I’ve written several articles about the VA Mortgage, an area I have a good knowledge base in from having worked in the mortgage industry for almost 15 years.  I’ve originated mortgages and serviced them, which gives me a comprehensive appreciation for what will be for most people, their biggest monetary investment.  However, I’ve never been on the other side- the one getting the loan- until now.

For my husband and me, it just never made sense to actually purchase a home.  Before he went active duty, we were pretty young and our income wasn’t stable.  Since then, we moved around so much, we decided it was best to keep renting.  And, after the housing bubble collapsed, I was always worried we would take a loss on any purchase.

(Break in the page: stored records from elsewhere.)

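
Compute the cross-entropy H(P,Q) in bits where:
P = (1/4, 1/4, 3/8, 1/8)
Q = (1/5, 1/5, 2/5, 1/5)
1.9469 bits

Cross-entropy: H(P,Q) = -Σ p(x) log q(x)

Alternatively: H(P,Q) = H(P) + D_KL(P||Q)
H(P) = 1.9056 bits
D_KL(P||Q) = 0.0413 bits

H(P,Q) = 1.9056 + 0.0413 = 1.9469 bits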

But now, with a daughter and a more permanent home base, it was finally time to take that step.  I wondered how it would feel on the other side of the equation.  I figured with my experience, I’d be all set.

A little lesson brought me back down to earth.

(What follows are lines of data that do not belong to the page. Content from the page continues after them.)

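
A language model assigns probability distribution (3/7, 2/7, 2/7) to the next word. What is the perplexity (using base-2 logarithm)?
2.9417

Perplexity is 2^H (or exp(H) for natural log).

First, H = -Σ p log p = 1.5567 bits
Perplexity = 2^1.5567 = 2.9417

Interpretation: The model's uncertainty is equivalent to choosing uniformly among 2.9 options.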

We’re looking for a single family house in a very competitive market- seriously, ridiculous purchase prices for tiny homes built in the 50’s.  We decided early on to limit the mortgage payment to no higher than his basic allowance for housing (BAH) so that we would never have to rely on my income to make the mortgage payment.  This is a good idea for us for family planning purposes.  It also gave us a very definitive ceiling amount.

For simplicity sake- let’s say we determined we wanted to pay no higher than $2000 a month for the loan payment.  This amount will also include taxes and insurance as VA loans will require an escrow account for these items.  I jumped online, pulled up a random VA loan calculator, and determined how large the loan amount would be to stay at or below that amount.  With that figure in mind, we met with our realtor and started hunting.

It wasn’t until the end that the realtor mentioned shopping the loan around a bit, to ensure we would receive the best rate possible.  When I plugged current rates into the loan calculator- I was amazed at the difference.  I had forgotten just how much of a lower rate could allow you to mortgage. 

It’s important to also remember there are ways to get that rate lower, to further lower your monthly payment.  Points may be paid at closing to receive a lower rate.  The good news is that your deal may be structured to have the seller pay for some or all of those points.  VA loans allow up the seller to pay for up to 4% of the purchase price of the loan in seller-paid closing costs.  For example, on a $200,000 loan, the seller can credit you up to $8000 to be used for many of the costs associated with closing a real estate deal.  In other words, the seller paid closing costs can help you lower your rate.

Shop around when looking for a mortgage.  In a transaction this large, a little competition can save you thousands of dollars, and may get you closer to moving into a house you love.